Video shot by Steve, BoatJunkie:

Enjoy,

Welcome to Our Site

Click on Dolphin link. I apologize for my wife's shaky video. I do not have the underwater clips yet.


----------



## chall03 (Oct 14, 2002)

Wow....awesome. 
Looks like a nice part of the world as well! Especially as I sit here in winter in front of the heater


----------



## Saildoggie (Aug 16, 2008)

Yup, we love the BVI's, this was our 3rd. trip this year!

Already re-booked Galeaux for next June!!
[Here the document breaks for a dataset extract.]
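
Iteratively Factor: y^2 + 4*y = (y + 4)*(y)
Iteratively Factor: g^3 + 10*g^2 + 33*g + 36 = (g + 3)*(g^2 + 7*g + 12) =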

The video has been updated with underwater footage added!!!

Dolphin Video


----------



## chall03 (Oct 14, 2002)

Again WOW.

It's amazing that he was so happy to just swim round with the kids. I think they are such an awesome creature.


----------



## scraph (Oct 19, 2009)

That looks like a great time! I'm glad they had such a positive experience with them. I wanted to give you a word of warning though, just in case you believe (like some do) that dolphins are always playful and kind. Sometimes they get "frisky". If you try to push them away when they get "frisky" then they can get angry ... and you won't like them when they're angry. Divers, as it is information included in their lore, are advised when they get "frisky" to let them wear themselves out and not to shove them away. It may sound off color for this discussion but ... it happens and I wouldn't want anyone to be hurt or killed by handling it wrong. Remember, they are still wild animals. Be wary of them just like other wild animals.


----------